There’s an interesting article in one of Sweden’s on-line newspapers about a couple of women fighting for the right to bear breasts. The story goes that they were swimming in a pool topless, none of the other people raising objections, before a lifeguard ordered them to cover up or leave. They left. I agree with their assessment of the situation - why are women treated differently by being required to cover up, when men are not? Public decency, of course, is the reason given - but what does that actually mean?
The trouble with public decency is that any issue on those grounds is in the eye of the beholder. Frankly, I do not understand how seeing a woman topless can be considered offensive. Doesn’t an offensiveness require malevolent intent on the part of the offender? Otherwise, aren’t they just someone doing their thing? Isn’t it more the case that the offended party is projecting their own feelings, insecurities, or morals onto someone or something that otherwise ‘just is’? Public decency offences to me mean behaving in a way which is engineered to offend. If there is no intent to offend then the act can’t be offensive - merely unusual or out of the scope of normal behaviour. But being unusual shouldn’t be a crime. I think in the case of the girls in the article the problem is more an illustration of bad ‘policing’ than anything else.
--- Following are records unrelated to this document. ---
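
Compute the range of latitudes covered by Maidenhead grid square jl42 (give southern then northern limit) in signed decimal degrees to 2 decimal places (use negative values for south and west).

Field J=9, L=11: +9·20° lon, +11·10° lat → SW at lon 0°, lat 20°.
Square 4, 2: +4·2° lon, +2·1° lat → SW at lon 8°, lat 22°.
Cell spans 2° lon × 1° lat.
south 22.00, north 23.00.

22.00, 23.00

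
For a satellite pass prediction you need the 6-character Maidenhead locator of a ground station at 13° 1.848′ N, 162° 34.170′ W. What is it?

AK83ra

Shift to the Maidenhead origin (180°W, 90°S): lon 17.4305, lat 103.0308.
Field (20°×10°, letters A–R): lon ⌊17.4305/20⌋ = 0 → A; lat ⌊103.0308/10⌋ = 10 → K.
Square (2°×1°, digits 0–9): lon ⌊17.4305/2⌋ = 8; lat ⌊3.0308/1⌋ = 3.
Subsquare (5′×2.5′, letters a–x): lon ⌊1.4305/0.0833333⌋ = 17 → r; lat ⌊0.0308/0.0416667⌋ = 0 → a.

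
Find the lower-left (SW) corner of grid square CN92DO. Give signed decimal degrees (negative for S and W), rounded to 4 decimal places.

Field C=2, N=13: +2·20° lon, +13·10° lat → SW at lon -140°, lat 40°.
Square 9, 2: +9·2° lon, +2·1° lat → SW at lon -122°, lat 42°.
Subsquare d=3, o=14: +3·0.0833333° lon, +14·0.0416667° lat → SW at lon -121.75°, lat 42.5833°.
latitude 42.5833, longitude -121.7500.

42.5833, -121.7500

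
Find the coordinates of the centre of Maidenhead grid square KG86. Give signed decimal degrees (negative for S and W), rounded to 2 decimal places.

Field K=10, G=6: +10·20° lon, +6·10° lat → SW at lon 20°, lat -30°.
Square 8, 6: +8·2° lon, +6·1° lat → SW at lon 36°, lat -24°.
Cell spans 2° lon × 1° lat. Centre is SW corner plus half of each.
latitude -23.50, longitude 37.00.

-23.50, 37.00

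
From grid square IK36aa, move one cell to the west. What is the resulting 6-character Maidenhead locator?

IK26xa

Longitude subsquare a = 0; −1 → -1, wraps to 23 = x, carry into square.
Longitude square 3; −1 → 2.
The latitude characters are unchanged.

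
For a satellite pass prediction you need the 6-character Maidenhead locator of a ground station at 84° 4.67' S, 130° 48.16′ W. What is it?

Add 180° to longitude and 90° to latitude: 49.1973, 5.9222.
Field: 49.1973/20 → 2 → C, 5.9222/10 → 0 → A; chars CA.
Square: 9.1973/2 → 4, 5.9222/1 → 5; chars 45.
Subsquare: 1.1973/0.0833333 → 14 → o, 0.9222/0.0416667 → 22 → w; chars ow.

CA45ow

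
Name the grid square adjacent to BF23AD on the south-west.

BF13xc

Longitude subsquare a = 0; −1 → -1, wraps to 23 = x, carry into square.
Longitude square 2; −1 → 1.
Latitude subsquare d = 3; −1 → 2 = c.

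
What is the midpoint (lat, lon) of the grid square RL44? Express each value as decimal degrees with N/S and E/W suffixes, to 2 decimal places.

24.50° N, 169.00° E

Field R=17, L=11: +17·20° lon, +11·10° lat → SW at lon 160°, lat 20°.
Square 4, 4: +4·2° lon, +4·1° lat → SW at lon 168°, lat 24°.
Cell spans 2° lon × 1° lat. Centre is SW corner plus half of each.
latitude 24.50° N, longitude 169.00° E.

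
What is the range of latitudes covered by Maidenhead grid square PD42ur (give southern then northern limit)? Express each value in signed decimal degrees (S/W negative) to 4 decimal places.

-57.2917, -57.2500

Field P=15, D=3: +15·20° lon, +3·10° lat → SW at lon 120°, lat -60°.
Square 4, 2: +4·2° lon, +2·1° lat → SW at lon 128°, lat -58°.
Subsquare u=20, r=17: +20·0.0833333° lon, +17·0.0416667° lat → SW at lon 129.667°, lat -57.2917°.
Cell spans 0.0833333° lon × 0.0416667° lat.
south -57.2917, north -57.2500.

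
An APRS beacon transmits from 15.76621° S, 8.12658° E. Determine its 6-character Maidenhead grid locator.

JH44bf

Shift to the Maidenhead origin (180°W, 90°S): lon 188.1266, lat 74.2338.
Field: lon ⌊188.1266/20⌋ = 9 → J; lat ⌊74.2338/10⌋ = 7 → H.
Square: lon ⌊8.1266/2⌋ = 4; lat ⌊4.2338/1⌋ = 4.
Subsquare: lon ⌊0.1266/0.0833333⌋ = 1 → b; lat ⌊0.2338/0.0416667⌋ = 5 → f.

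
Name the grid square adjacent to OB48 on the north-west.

OB39

Longitude square 4; −1 → 3.
Latitude square 8; +1 → 9.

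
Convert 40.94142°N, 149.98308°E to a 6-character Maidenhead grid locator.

Add 180° to longitude and 90° to latitude: 329.9831, 130.9414.
Field: lon ⌊329.9831/20⌋ = 16 → Q; lat ⌊130.9414/10⌋ = 13 → N.
Square: lon ⌊9.9831/2⌋ = 4; lat ⌊0.9414/1⌋ = 0.
Subsquare: lon ⌊1.9831/0.0833333⌋ = 23 → x; lat ⌊0.9414/0.0416667⌋ = 22 → w.

QN40xw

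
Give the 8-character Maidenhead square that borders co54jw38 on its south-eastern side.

Longitude extended square 3; +1 → 4.
Latitude extended square 8; −1 → 7.

CO54jw47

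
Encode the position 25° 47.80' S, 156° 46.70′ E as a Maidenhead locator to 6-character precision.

Offset from 180°W / 90°S: lon 336.7783°, lat 64.2033°.
Field: lon ⌊336.7783/20⌋ = 16 → Q; lat ⌊64.2033/10⌋ = 6 → G.
Square: lon ⌊16.7783/2⌋ = 8; lat ⌊4.2033/1⌋ = 4.
Subsquare: lon ⌊0.7783/0.0833333⌋ = 9 → j; lat ⌊0.2033/0.0416667⌋ = 4 → e.

QG84je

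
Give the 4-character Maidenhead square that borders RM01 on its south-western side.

QM90

Longitude square 0; −1 → -1, wraps to 9, carry into field.
Longitude field R = 17; −1 → 16 = Q.
Latitude square 1; −1 → 0.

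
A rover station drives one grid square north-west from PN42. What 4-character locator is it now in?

PN33

Longitude square 4; −1 → 3.
Latitude square 2; +1 → 3.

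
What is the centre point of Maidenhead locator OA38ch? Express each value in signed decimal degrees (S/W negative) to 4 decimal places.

-81.6875, 106.2083

Field O=14, A=0: +14·20° lon, +0·10° lat → SW at lon 100°, lat -90°.
Square 3, 8: +3·2° lon, +8·1° lat → SW at lon 106°, lat -82°.
Subsquare c=2, h=7: +2·0.0833333° lon, +7·0.0416667° lat → SW at lon 106.167°, lat -81.7083°.
Cell spans 0.0833333° lon × 0.0416667° lat. Centre is SW corner plus half of each.
latitude -81.6875, longitude 106.2083.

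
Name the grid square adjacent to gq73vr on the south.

GQ73vq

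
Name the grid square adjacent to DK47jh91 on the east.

DK47kh01

Longitude extended square 9; +1 → 10, wraps to 0, carry into subsquare.
Longitude subsquare j = 9; +1 → 10 = k.
The latitude characters are unchanged.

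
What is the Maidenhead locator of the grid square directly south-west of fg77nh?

Longitude subsquare n = 13; −1 → 12 = m.
Latitude subsquare h = 7; −1 → 6 = g.

FG77mg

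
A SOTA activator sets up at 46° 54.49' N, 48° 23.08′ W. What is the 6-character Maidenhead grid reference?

GN56tv

Shift to the Maidenhead origin (180°W, 90°S): lon 131.6153, lat 136.9082.
Field: lon ⌊131.6153/20⌋ = 6 → G; lat ⌊136.9082/10⌋ = 13 → N.
Square: lon ⌊11.6153/2⌋ = 5; lat ⌊6.9082/1⌋ = 6.
Subsquare: lon ⌊1.6153/0.0833333⌋ = 19 → t; lat ⌊0.9082/0.0416667⌋ = 21 → v.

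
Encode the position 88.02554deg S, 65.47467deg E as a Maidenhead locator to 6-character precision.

MA21rx

Shift to the Maidenhead origin (180°W, 90°S): lon 245.4747, lat 1.9745.
Field: 245.4747/20 → 12 → M, 1.9745/10 → 0 → A; chars MA.
Square: 5.4747/2 → 2, 1.9745/1 → 1; chars 21.
Subsquare: 1.4747/0.0833333 → 17 → r, 0.9745/0.0416667 → 23 → x; chars rx.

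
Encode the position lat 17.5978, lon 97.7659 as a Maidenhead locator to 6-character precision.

Shift to the Maidenhead origin (180°W, 90°S): lon 277.7659, lat 107.5978.
Field: 277.7659/20 → 13 → N, 107.5978/10 → 10 → K; chars NK.
Square: 17.7659/2 → 8, 7.5978/1 → 7; chars 87.
Subsquare: 1.7659/0.0833333 → 21 → v, 0.5978/0.0416667 → 14 → o; chars vo.

NK87vo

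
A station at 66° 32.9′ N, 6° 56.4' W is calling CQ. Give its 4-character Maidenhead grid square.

IP66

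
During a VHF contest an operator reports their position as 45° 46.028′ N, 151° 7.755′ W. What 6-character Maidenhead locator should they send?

Offset from 180°W / 90°S: lon 28.8707°, lat 135.7671°.
Field (20°×10°, letters A–R): 28.8707/20 → 1 → B, 135.7671/10 → 13 → N; chars BN.
Square (2°×1°, digits 0–9): 8.8707/2 → 4, 5.7671/1 → 5; chars 45.
Subsquare (5′×2.5′, letters a–x): 0.8707/0.0833333 → 10 → k, 0.7671/0.0416667 → 18 → s; chars ks.

BN45ks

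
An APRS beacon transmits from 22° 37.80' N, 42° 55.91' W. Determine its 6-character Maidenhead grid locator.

Shift to the Maidenhead origin (180°W, 90°S): lon 137.0682, lat 112.6300.
Field: lon ⌊137.0682/20⌋ = 6 → G; lat ⌊112.6300/10⌋ = 11 → L.
Square: lon ⌊17.0682/2⌋ = 8; lat ⌊2.6300/1⌋ = 2.
Subsquare: lon ⌊1.0682/0.0833333⌋ = 12 → m; lat ⌊0.6300/0.0416667⌋ = 15 → p.

GL82mp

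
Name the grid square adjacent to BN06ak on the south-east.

Longitude subsquare a = 0; +1 → 1 = b.
Latitude subsquare k = 10; −1 → 9 = j.

BN06bj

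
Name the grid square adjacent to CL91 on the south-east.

Longitude square 9; +1 → 10, wraps to 0, carry into field.
Longitude field C = 2; +1 → 3 = D.
Latitude square 1; −1 → 0.

DL00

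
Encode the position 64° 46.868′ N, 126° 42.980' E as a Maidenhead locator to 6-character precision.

Offset from 180°W / 90°S: lon 306.7163°, lat 154.7811°.
Field: 306.7163/20 → 15 → P, 154.7811/10 → 15 → P; chars PP.
Square: 6.7163/2 → 3, 4.7811/1 → 4; chars 34.
Subsquare: 0.7163/0.0833333 → 8 → i, 0.7811/0.0416667 → 18 → s; chars is.

PP34is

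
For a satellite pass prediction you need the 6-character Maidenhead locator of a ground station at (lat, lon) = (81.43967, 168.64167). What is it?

Offset from 180°W / 90°S: lon 348.6417°, lat 171.4397°.
Field: 348.6417/20 → 17 → R, 171.4397/10 → 17 → R; chars RR.
Square: 8.6417/2 → 4, 1.4397/1 → 1; chars 41.
Subsquare: 0.6417/0.0833333 → 7 → h, 0.4397/0.0416667 → 10 → k; chars hk.

RR41hk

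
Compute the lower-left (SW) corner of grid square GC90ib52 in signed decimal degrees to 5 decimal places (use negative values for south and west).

-69.95000, -41.29167

Field G=6, C=2: +6·20° lon, +2·10° lat → SW at lon -60°, lat -70°.
Square 9, 0: +9·2° lon, +0·1° lat → SW at lon -42°, lat -70°.
Subsquare i=8, b=1: +8·0.0833333° lon, +1·0.0416667° lat → SW at lon -41.3333°, lat -69.9583°.
Extended square 5, 2: +5·0.00833333° lon, +2·0.00416667° lat → SW at lon -41.2917°, lat -69.95°.
latitude -69.95000, longitude -41.29167.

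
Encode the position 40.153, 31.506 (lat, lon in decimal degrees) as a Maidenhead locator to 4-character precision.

Add 180° to longitude and 90° to latitude: 211.51, 130.15.
Field: lon ⌊211.51/20⌋ = 10 → K; lat ⌊130.15/10⌋ = 13 → N.
Square: lon ⌊11.51/2⌋ = 5; lat ⌊0.15/1⌋ = 0.

KN50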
I suppose the next issue someone might bring up is a religious one - how well would bare-breasted 20-something’s gel if there were practising Muslims in the pool? Well, I’m going to take the same line - the issue isn’t with the topless girls, it’s with the people being offended - regardless of whether that’s because of some arbitrary set of morals learned from parents or whether it’s some arbitrary set of morals instilled from religion. Nor do I think it would be the girls duty to ‘respect the religious views of others’ by covering up. It’s up to society to respect the intent of individuals - not of individuals to second-guess the reactions of society and adjust accordingly. That only changes when the individual has intent to be offensive - and it’s only then that society has a cause to react.
Then, I suppose, there’s the “think of the children” argument for treating topless ladies different from topless men. But that’s another argument that just doesn’t wash - for exactly the same reasons. The intent, of course, is to ‘protect the innocence of the children’. But it’s a misguided intent based on a misconception of innocence. Because a parent has decided topless girls are offensive means that’s what the kids learn. It’s just behaviour modelling. If parents thought and responded the same to bare-chested men as they did to bare-chested women and visa-versa - then the kids would react to topless men but not topless women! Fact is, topless is topless, and there’s nothing more to it - there is nothing inherently offensive about breasts. Ignore it and your kid won’t even register that anything is unusual. React and suddenly there are potential problems. React calmly and your kid may end up with a respectful attitude and a bit of education - which surely is better than instilling a sense of ‘oh those are rude bits’ which they can use in child-like fashion to annoy other people with.
Innocence is a concept, not a tangible thing. It’s also a false concept when regarded in a simplistic ‘innocence is good, keep it as long as possible’ way. Innocence is actually ignorance from things we feel are undesirable - be that behaviour (keep your kids innocent from swearing), false belief (santa brings you presents when you are good), or just body parts (oh, naked people). But they are all arbitrary choices, not scientific absolutes.
By making a big deal about nudity being ‘indecent’ or ‘offensive’ all you do is perpetuate affront where in fact the reality is a valueless action or situation. The woman is naked. End of story. How that effects the observer is down to the observer - or in the case of children, how their role-model reacts (they will copy it).
So, in my opinion, it’s unjust to expect women to cover up because other people might be offended. That’s making the weird attitude and mental problems of others the responsibility of someone else, and that is wrong. If only people were more responsible for their own thoughts, actions, and emotion, instead of projecting it onto external things, life would be a lot better.